Microsoft XNA (no, that's not an acronym, it's a load of crap) is the toolset which Microsoft is pushing for development of Windows and Xbox 360 games, providing game developers with a common standard to allow them to not have to worry about the "nuts and bolts boilerplate coding."

As well as giving this platform to developers, Microsoft has recently flung open the doors to homebrew developers on the PC and - critically - the Xbox 360. This will allow the bedroom coder crowd to develop on XNA.

But will they? I don't think so. The mod community which has been around since the days of Quake, and which exploded after the release of Half-Life in 1998, is much better at taking a complex developed game (we'll call it a platform) and reshaping it, rather than designing something from the ground up.

Generally speaking the amateur game developers who have designed their products from the ground up have suffered greatly in terms of what they finally manage to produce. Having to worry about everything from the game engine up costs mainstream developers a lot of time and money, and for amateur developers it can be a prolonged nightmare.

This is even so for mainstream developers - most developers simply buy a third party engine to run their games, essentially making them more professional mod squads. The Doom and Unreal engines are the current big wigs, and before that you couldn't fire up a World War II shooter that wasn't made in the Quake III engine.
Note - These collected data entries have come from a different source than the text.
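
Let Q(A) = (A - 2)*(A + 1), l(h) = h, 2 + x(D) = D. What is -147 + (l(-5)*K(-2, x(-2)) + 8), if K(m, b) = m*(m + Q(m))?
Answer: -119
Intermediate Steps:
x(D) = -2 + D
Q(A) = (1 + A)*(-2 + A) (Q(A) = (-2 + A)*(1 + A) = (1 + A)*(-2 + A))
K(m, b) = m*(-2 + m**2) (K(m, b) = m*(m + (-2 + m**2 - m)) = m*(-2 + m**2))
-147 + (l(-5)*K(-2, x(-2)) + 8) = -147 + (-(-10)*(-2 + (-2)**2) + 8) = -147 + (-(-10)*(-2 + 4) + 8) = -147 + (-(-10)*2 + 8) = -147 + (-5*(-4) + 8) = -147 + (20 + 8) = -147 + 28 = -119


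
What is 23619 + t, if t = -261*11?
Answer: 20748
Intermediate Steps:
t = -2871
23619 + t = 23619 - 2871 = 20748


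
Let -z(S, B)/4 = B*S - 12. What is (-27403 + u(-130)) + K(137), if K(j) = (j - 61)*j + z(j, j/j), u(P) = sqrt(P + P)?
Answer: -17491 + 2*I*sqrt(65) ≈ -17491.0 + 16.125*I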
Microsoft is throwing open its platform to allow for development, but in reality I think that it will be developers who will be messing around with XNA, not modders. Mod squads are at their most successful taking a game like Half-Life 2 and twisting it around to their ends.

Comments (2)

Xerevius:

100% true. Mod teams are pulled together based on the love of a particular game.
I cannot forsee anyone attempting to get a non-professional team together and
build a game from the ground up without offering saleries.